Is this Holden’s greatest ‘what if’? A car that, if produced, had a chance of butting heads with the 911 GT2 as the wildest road-racer of the early 21st century. Powered by the 7.0-litre V8 from the Corvette C5R with brakes and suspension to match, HSV announced it planned to build 50 at $215,000 apiece.
While an extraordinary amount of money at that time, it wasn’t enough to make the project financially feasible. With hindsight, HSV coulda-woulda-shoulda upped the price and the production run but perhaps the difficulty it had shifting its eventual 7.0-litre production car, the W427, suggests it made the right call after all.
2004 Holden Torana TT36

The TT36 gave the world its first look at the exterior and interior design language that would appear on the VE Commodore, but its wider purpose was to allow General Motors to consider a small, premium rear-drive sedan for global sales – a Holden 3-Series, if you like.
Unfortunately, bar some of the styling, none of it made production, not even the 280kW/480Nm 3.6-litre twin-turbo V6 that would’ve given Holden and HSV a direct competitor to the Falcon XR6 Turbo and FPV Typhoon.
2005 Holden Efijy

It’s rare that manufacturers allow themselves true flights of fancy. It’s a business, after all, and every dollar must be accounted for, but it’s fair to say the publicity the mind-blowing Efijy generated paid for itself many, many times over.
The brainchild of Holden designer Richard Ferlazzo, it was a car that would’ve comfortably sat in the Summernats Elite judging hall, with its wild proportions – inspired by the iconic CadZZilla owned by ZZ Top guitarist Billy Gibbons – beautifully trimmed interior and 480kW/775Nm supercharged Corvette engine.
2008 Holden Coupe 60

Riding high after the launch of the VE Commodore, Holden managed to keep the muscular Coupe 60 a secret right up to the very eve of the 2008 Melbourne Motor Show.
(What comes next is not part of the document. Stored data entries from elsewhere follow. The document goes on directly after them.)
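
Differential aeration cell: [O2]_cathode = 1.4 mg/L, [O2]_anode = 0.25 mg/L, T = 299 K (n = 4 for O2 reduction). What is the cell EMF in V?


Apply the Nernst concentration-cell relation: E = (RT/nF)*ln(C_cathode/C_anode)
RT/nF = 8.314*299/(4*96485) = 0.00644112 V
ln(1.4/0.25) = 1.72277
E = 0.00644112 * 1.72277 = 0.0111 V

0.0111 V


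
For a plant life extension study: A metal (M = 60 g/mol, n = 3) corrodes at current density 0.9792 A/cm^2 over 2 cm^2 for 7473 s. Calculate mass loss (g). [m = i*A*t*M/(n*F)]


Apply Faraday's law: m = i*A*t*M / (n*F)
Total charge passed Q = i*A*t = 0.9792*2*7473 = 14635.1232 C
m = Q*M/(n*F) = 14635.1232*60/(3*96485) = 3.0337 g

3.0337 g


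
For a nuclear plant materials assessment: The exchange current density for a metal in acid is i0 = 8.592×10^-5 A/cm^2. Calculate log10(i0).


i0 = 8.592×10^-5 A/cm^2
log10(i0) = -4.066

-4.066


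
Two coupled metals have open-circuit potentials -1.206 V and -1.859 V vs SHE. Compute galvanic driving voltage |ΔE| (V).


Driving voltage is the absolute potential difference.
|ΔE| = |-1.206 − (-1.859)| = 0.653 V

0.653 V


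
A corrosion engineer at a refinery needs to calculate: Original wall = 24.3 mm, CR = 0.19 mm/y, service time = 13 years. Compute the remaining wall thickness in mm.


Remaining wall = original − CR × time
t = 24.3 − 0.19*13 = 24.3 − 2.47 = 21.83 mm

21.83 mm


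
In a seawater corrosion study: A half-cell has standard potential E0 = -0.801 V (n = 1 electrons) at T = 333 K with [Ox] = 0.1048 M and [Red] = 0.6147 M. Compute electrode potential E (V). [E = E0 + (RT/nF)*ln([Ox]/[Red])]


Apply the Nernst equation: E = E0 + (RT/nF)*ln([Ox]/[Red])
Step 1: RT/nF = 8.314*333/(1*96485) = 0.02869422 V
Step 2: [Ox]/[Red] = 0.1048/0.6147 = 0.17049
Step 3: ln(0.17049) = -1.769079
Step 4: correction = 0.02869422 * -1.769079 = -0.051 V
E = -0.801 + -0.051 = -0.852 V

-0.852 V


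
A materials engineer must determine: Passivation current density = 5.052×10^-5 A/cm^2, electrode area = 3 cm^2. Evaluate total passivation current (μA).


I = i_pass * A, then convert A → μA (×10^6)
I = 5.052×10^-5 * 3 * 10^6 = 151.56 μA

151.56 μA


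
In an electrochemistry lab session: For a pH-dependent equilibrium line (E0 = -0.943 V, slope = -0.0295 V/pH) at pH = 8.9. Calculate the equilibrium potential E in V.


Apply the Pourbaix line equation: E = E0 + slope*pH
E = -0.943 + (-0.0295)*8.9 = -0.943 + (-0.26255) = -1.20555 V
Rounded to 4 decimal places: E = -1.2056 V

-1.2056 V


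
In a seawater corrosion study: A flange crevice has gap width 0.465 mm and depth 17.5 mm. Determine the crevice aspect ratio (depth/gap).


Aspect ratio = depth / gap
Ratio = 17.5 / 0.465 = 37.6

37.6


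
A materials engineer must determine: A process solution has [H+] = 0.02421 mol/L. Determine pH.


pH = −log10[H+]
pH = −log10(0.02421) = 1.62

1.62


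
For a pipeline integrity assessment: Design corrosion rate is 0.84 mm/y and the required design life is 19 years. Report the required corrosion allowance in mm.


Corrosion allowance = CR × design life
CA = 0.84 * 19 = 15.96 mm

15.96 mm


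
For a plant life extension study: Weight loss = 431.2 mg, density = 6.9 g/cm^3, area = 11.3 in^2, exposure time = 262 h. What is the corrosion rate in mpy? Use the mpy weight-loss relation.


Apply the mpy weight-loss relation: CR = 534 * W / (D * A * T)
Numerator: 534 * 431.2 = 230260.8
Denominator: 6.9 * 11.3 * 262 = 20428.14
CR = 230260.8 / 20428.14 = 11.2717 mpy

11.2717 mpy


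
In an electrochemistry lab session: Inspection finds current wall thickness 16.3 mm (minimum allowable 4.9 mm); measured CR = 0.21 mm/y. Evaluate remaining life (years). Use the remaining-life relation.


Apply the remaining-life relation: RL = (t_current − t_min) / CR
RL = (16.3 − 4.9) / 0.21 = 11.4 / 0.21 = 54.3 years

54.3 years


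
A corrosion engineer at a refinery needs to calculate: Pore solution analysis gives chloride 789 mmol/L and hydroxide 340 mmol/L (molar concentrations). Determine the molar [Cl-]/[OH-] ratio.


Threshold parameter = [Cl-] / [OH-] (molar basis; both in mmol/L, so units cancel)
Ratio = 789 / 340 = 2.32

2.32


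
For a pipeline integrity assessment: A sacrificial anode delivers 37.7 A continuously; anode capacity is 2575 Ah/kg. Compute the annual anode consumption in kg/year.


Annual consumption = current * hours per year / capacity
Rate = 37.7 * 8760 / 2575 = 128.3 kg/year

128.3 kg/year


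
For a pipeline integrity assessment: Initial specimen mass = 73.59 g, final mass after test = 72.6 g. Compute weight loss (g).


Weight loss = initial − final
WL = 73.59 − 72.6 = 0.99 g

0.99 g


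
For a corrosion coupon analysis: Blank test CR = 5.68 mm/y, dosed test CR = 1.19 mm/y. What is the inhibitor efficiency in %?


Apply the inhibitor-efficiency definition: IE = (CR_blank − CR_inh)/CR_blank × 100
IE = (5.68 − 1.19) / 5.68 × 100
IE = 4.49 / 5.68 × 100 = 79.0 %

79.0 %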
Aiding in this was the fact that the car was actually built in Japan, but the two-door VE – or let’s face it, the third-generation Monaro – did its job.
An SS V prototype was chopped in height and length and fitted with the 307kW/550Nm 6.0-litre V8 that did duty in the E-Series HSVs at the time, but despite the positive response the automotive world was a different place compared to 10 years earlier and the sums on a production version never stacked up, especially with the fifth-generation Camaro imminent.